The first unicode breakage I had was when I added Japanese-style dates
as timestamps on the pages.  (Japanese day-name character in
parenthesis.) What's weird was, adding this to the page worked fine --
but it broke OTHER unicode characters on the page (sourced from a file
or file attribute).  Adding "use utf8" to the top of my source file
fixed my problems, on Linux anyway.  (Never tried on OpenBSD.)

The next problem I noticed was that C::V::TT::ForceUTF8 broke TT's "uri"
filter.  According to the HTML validator, URIs can't be unicode, so you
have to encode the URI to UTF-8.  TT's URI filter was documented to do
this, but it translated anything with the 8th bit set to nothing,
annoying me greatly.  I filed a bug report with TT, but it was closed as
"resolved" with no commentary.  I eventually ditched ForceUTF8 and used
regular TT, and everything worked for a while.  URIs were encoded, UTF-8
looked great no matter the source, and all this worked on both Linux and
OpenBSD.  I also added Catalyst::Plugin::Unicode around this time, and
it got rid of an occasional "warning: wide character in print at line
... in Catalyst::Engine", which made me feel that my unicode support was
finally solid.  No display bugs, no warnings, everything worked.

Then, I decided to add RSS feeds to the sidebar.  I tested it with my
delicious bookmarks, which contain links to various Japanese websites I
read, and were therefore unicode-encoded.  When added to my page, these
titles broke *all* other unicode on the page, the unicode '...'
character, unicode tag names, even unicode in the articles.  Ouch!  (But
the characters in the RSS titles displayed fine!)

This too was fixable; I called utf8::encode($title) for each RSS feed
entry, and everything continued to work.  On Linux.  (Incidentally, this
is what TT::Provider::Encoding does -- encode $string if
!is_utf8($string) for everything on the template.  This leads me to
believe that the non URI-encoding issue is a TT bug.  If utf8 is on for
a string, it doesn't know what to do.  If it's off, it just dumbly
url-encodes the octets.)

Anyway, feeling quite happy with myself, I deployed the changes to my
OpenBSD machine.  Bad.  Very bad.  Now *all* unicode was broken,
including the RSS feeds.  I looked at the bytes with hexdump, and it
looks like a classic double-encoding issue.  I figured I would just set
the locale on my server to en_US.UTF-8, and all would be well.

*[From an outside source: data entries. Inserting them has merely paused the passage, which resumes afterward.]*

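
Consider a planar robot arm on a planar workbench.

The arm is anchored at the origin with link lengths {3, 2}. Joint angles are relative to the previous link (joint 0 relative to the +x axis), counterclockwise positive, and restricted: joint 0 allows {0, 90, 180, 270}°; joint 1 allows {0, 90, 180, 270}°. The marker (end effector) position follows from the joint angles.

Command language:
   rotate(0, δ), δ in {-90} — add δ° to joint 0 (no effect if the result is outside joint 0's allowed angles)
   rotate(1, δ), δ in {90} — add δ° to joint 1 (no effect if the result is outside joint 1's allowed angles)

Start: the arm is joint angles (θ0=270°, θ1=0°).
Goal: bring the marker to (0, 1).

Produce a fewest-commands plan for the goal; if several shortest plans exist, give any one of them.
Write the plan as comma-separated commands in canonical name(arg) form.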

Except OpenBSD doesn't have locale support!!!!

Any way I can tell perl, "trust me, everything is already UTF-8... don't
#^$ing touch it."?  (I have no problem working with UTF-8 on my OpenBSD
machine because it's headless, and I use my UTF-8 aware xterm to work
with it.  I write my articles on my Linux machine and copy them via DAV
to the OpenBSD machine.  I add tags to the articles via my browser,
which sends the OpenBSD machine UTF-8 data.  So everything works, but it
shouldn't have.)

Any advice would be appreciated.  Maybe this will even help others clear
up their unicode problems on sane operating systems.